Die britischen Officer unterhielten sich angeregt mit den Demonstranten, tauschten dabei sogar immer wieder (geradezu demonstrativ!) Umarmungen aus – übrigens (noch demonstrativer!) auch mit Alex Jones – und gaben geduldig Interviews vor laufenden Kameras. Bei alledem nicht zu vergessen: der Auftrag, den sie zu erfüllen hatten. Eine ihrer Aufgaben bestand doch tatsächlich darin, mehr oder minder auffällige Demonstranten zu filmen, um das gesammelte Material zur Speicherung und Analyse weiterzugeben.
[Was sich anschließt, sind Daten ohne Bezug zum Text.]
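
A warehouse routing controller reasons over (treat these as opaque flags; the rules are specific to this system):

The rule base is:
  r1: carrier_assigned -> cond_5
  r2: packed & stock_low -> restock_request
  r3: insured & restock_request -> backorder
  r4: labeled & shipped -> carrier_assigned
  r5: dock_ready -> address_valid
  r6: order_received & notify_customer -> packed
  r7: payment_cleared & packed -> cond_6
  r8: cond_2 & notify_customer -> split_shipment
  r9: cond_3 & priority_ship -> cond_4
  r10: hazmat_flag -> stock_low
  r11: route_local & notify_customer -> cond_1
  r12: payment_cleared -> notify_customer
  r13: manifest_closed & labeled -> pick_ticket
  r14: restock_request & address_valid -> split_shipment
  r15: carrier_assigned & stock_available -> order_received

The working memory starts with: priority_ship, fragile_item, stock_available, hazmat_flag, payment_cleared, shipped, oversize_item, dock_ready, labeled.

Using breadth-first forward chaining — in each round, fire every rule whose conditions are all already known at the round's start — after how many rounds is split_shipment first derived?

Round 1 — r4, r5, r10, r12, derive carrier_assigned, address_valid, stock_low, notify_customer.
Round 2 — r1, r15, derive cond_5, order_received.
Round 3 — r6, derive packed.
Round 4 — r2, r7, derive restock_request, cond_6.
Round 5 — r14, derive split_shipment.
split_shipment first appears in round 5.

5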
Weniger nett, aber man durfte wohl kaum davon ausgehen, die Beamten seien von Bilderberg lediglich dazu bestellt worden, um Kuchen unter den tagelang ausharrenden Demonstranten zu verteilen und sie mit ausreichend Getränken zu versorgen.

 

Manchen Ordnungshütern stand allerdings der Ärger über die »Globalisten« deutlich ins Gesicht geschrieben. Und einer äußerte den Wunsch, dass bald weitaus mehr Menschen von den Vorgängen rund um Bilderberg erfahren sollten. Watford 2013 dürfte die Welt dahingehend ein Stück weitergebracht haben. Doch ist es ein Wettlauf mit der Zeit.